After years of tacking, it seems that the recent election result has put the wind back into the sails of our developer clients. This, along with the 2020/2025 building regulation changes and Britain’s Net Zero Carbon legislation, seems like a good opportunity to pause and reflect on the way housing development has been done, is being done, and will be done.
There is a sense that the environmental movement finally has the momentum to force wholesale change and that housebuilders are going to need to adapt their businesses, or risk being left with a portfolio that will be difficult to sell, insure, mortgage and maintain.
There is a still an immediate housing supply issue, but I can’t help but think that as people become more aware of running, insuring and retrofitting costs of inefficient housing stock, they will more and more drawn towards low-carbon, highly insulated and well-connected mixed-use development. We could even face a similar situation with energy-use as we have done with combustible cladding, where regulatory changes have rendered recently built homes un-mortgageable. To meet its 2050 Net Zero targets, the energy infrastructure of the UK will be moving from natural gas to low-carbon electricity – bad news for poorly-insulated homes that are reliant on gas boilers.
As well as increasing demand for low-carbon housing, the expansion of low-density suburban development will be curtailed. Planning policies will be expanding their focus on urban densification and brownfield sites centred around public transport infrastructure.
At site level, this will lead to a reduction in car ownership and mean that the space currently dedicated to roads, pavements and car parking can be put to more positive use: landscaped amenity, ecology, tree planting, greenspace, playspace, community use, cycle lanes etc.
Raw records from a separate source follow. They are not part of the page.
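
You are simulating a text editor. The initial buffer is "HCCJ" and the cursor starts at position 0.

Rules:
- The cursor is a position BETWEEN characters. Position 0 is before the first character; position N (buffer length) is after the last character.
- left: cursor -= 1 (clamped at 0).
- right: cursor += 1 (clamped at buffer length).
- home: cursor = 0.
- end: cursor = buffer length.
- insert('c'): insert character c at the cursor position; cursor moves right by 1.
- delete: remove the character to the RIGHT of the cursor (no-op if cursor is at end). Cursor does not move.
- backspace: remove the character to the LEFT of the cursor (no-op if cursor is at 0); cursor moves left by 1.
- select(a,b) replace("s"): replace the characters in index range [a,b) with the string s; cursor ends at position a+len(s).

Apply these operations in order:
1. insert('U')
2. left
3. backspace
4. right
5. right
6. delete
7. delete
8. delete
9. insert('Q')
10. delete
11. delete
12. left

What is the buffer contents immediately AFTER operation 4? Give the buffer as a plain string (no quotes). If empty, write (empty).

Answer: UHCCJ

Derivation:
After op 1 (insert('U')): buf='UHCCJ' cursor=1
After op 2 (left): buf='UHCCJ' cursor=0
After op 3 (backspace): buf='UHCCJ' cursor=0
After op 4 (right): buf='UHCCJ' cursor=1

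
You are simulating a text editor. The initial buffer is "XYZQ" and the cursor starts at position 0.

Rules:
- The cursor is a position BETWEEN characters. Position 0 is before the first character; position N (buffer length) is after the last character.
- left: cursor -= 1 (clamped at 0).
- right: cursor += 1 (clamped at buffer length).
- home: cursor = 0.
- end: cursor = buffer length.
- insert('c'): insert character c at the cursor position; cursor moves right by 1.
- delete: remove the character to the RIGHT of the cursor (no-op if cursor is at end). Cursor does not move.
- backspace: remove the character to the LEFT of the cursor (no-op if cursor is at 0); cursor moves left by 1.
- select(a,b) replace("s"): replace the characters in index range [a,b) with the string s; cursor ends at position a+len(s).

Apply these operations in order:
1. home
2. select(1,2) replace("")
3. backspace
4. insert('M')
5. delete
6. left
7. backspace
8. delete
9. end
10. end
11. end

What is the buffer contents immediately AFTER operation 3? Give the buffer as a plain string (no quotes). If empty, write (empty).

After op 1 (home): buf='XYZQ' cursor=0
After op 2 (select(1,2) replace("")): buf='XZQ' cursor=1
After op 3 (backspace): buf='ZQ' cursor=0

Answer: ZQ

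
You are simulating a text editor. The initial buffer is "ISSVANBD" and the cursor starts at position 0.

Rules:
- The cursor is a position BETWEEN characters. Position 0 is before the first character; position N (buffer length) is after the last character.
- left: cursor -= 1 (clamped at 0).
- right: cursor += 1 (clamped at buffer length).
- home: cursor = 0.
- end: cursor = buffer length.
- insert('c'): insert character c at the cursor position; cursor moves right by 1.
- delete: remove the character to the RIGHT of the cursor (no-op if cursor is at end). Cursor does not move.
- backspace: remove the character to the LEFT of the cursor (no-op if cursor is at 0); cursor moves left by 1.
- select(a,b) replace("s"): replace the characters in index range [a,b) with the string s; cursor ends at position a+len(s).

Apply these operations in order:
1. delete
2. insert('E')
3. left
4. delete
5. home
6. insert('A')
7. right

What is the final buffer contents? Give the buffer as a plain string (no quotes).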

Our housing project in Saltdean was a stepping-stone towards this carless utopia. While still accessed by road, residents park at the site entrance and walk to their front doors. With few dedicated roads, children have a safe, landscaped environment to play in and neighbourly interaction is facilitated – creating a community, not a dormitory.
This vision of the future is partially a picture of the past. A post-car, post-suburb, walkable, mixed-use future. A place where homes are grouped with workplaces, shops and amenities around landscaped areas, leaving space for nature to thrive.
It’s time for developers to consider the upcoming regulatory changes holistically; at the scale of neighbourhoods as well as buildings. The benefits are clear – future-proofed, desirable, dense and cost-effective housing – in a fast-changing market, who will take up the opportunity and who will get left behind?